Çünkü o telefon konuşmaları sadece 28 Şubat sürecindeki rollerini değil, derin devletle sıkıfıkı ilişkilerini de ortaya çıkaracak.
Gazetecilik hız mesleğidir, ani kararlar verirken yanlışlar yapılır ve farkına varıldığında özür dilenip düzeltilir. Ancak Hürriyet Gazetesi’nin yayınlarında böyle bir insane hata olduğundan söz etmek mümkün değil.
Hürriyet, yolu derin devletle kesişen kimi gazetecilerin merkezi olduğu için bu yayınlar yapıldı. Sadece Ahmet Kaya’ya karşı değil, devletin politikalarını sorgulayan herkese karşı. Bunun verdiği güvenle iş alanında karşılarına çıkan işadamlarını da boy hedefine dizip itibarsızlaştırma, işlerini ellerinden alma örneklerine de rastlandı.
Bu ülkenin yakın geçmişinin gazeteciliği bu kadar tuhaf ilişkiler içinde olduğu için, bu ilişkiler sorgulanıp kamuoyu önünde hesabı verilmediği için bugünkü medya tablosu yaşanıyor.

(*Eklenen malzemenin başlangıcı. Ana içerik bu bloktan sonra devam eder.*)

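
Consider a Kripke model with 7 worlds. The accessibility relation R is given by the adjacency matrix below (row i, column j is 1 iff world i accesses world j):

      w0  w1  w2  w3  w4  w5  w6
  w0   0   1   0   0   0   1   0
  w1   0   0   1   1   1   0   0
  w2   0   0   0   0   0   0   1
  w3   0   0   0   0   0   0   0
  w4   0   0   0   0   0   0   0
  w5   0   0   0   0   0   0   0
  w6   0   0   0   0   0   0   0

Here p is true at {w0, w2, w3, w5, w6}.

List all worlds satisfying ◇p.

w0: successors {w1, w5}; p there: w1:F, w5:T. ✓
w1: successors {w2, w3, w4}; p there: w2:T, w3:T, w4:F. ✓
w2: successors {w6}; p there: w6:T. ✓
w3: no successors, so ◇p fails. ✗
w4: no successors, so ◇p fails. ✗
w5: no successors, so ◇p fails. ✗
w6: no successors, so ◇p fails. ✗

{w0, w1, w2}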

Zenginleşmenin devletle (siz bunu derin devlet anlayın) iç içe olup, onun istediği tür yayıncılık yapmaktan geçtiğini gören başka sermaye sahipleri de medya işine girince, gazetecilik, haber ve yorumla ilgisi olmayan bir mesleğe dönüştü. AK Parti, devlet gazeteciliğini sorgulayıp değiştirmedi, bu yapıyı kendi amacı doğrultusunda kullanmayı tercih etti.
Bugün Türkiye medyası övünülecek bir durumda değil ama dünkü tablonun daha parlak olduğunu iddia etmek tamamen saçmalık.
Kürtlere, muhafazakarlara yapılan baskının, şiddettin aracı olan, toplumsal muhalefeti susturmakta kullanılan bir medyamız vardı. Bugün sadece komut aldığı merkez değişti.
Türkiye’nin sağlıklı bir medya yapısına kavuşması, dünün sağlıklı bir şekilde sorgulanması ve sorumluların toplum önünde afişe edilmesinden geçiyor. Devlet adına tetikçilik yapanlar utandırılmaz ise iktidarlar adına tetikçilik yapanları ayıplamaya hakkınız olmaz çünkü.
Ahmet Kaya’nın anısına gerçekten saygı duyuyorsanız, onu kimlerin, nasıl sürgüne gönderdiğini açıklamak gibi bir borcunuz da vardır.
Türkiye gerçekten demokratik bir toplum olacak, çok sesli bir medyaya kavuşacaksa, dünün yanlışlarının hesabı sorulmalı.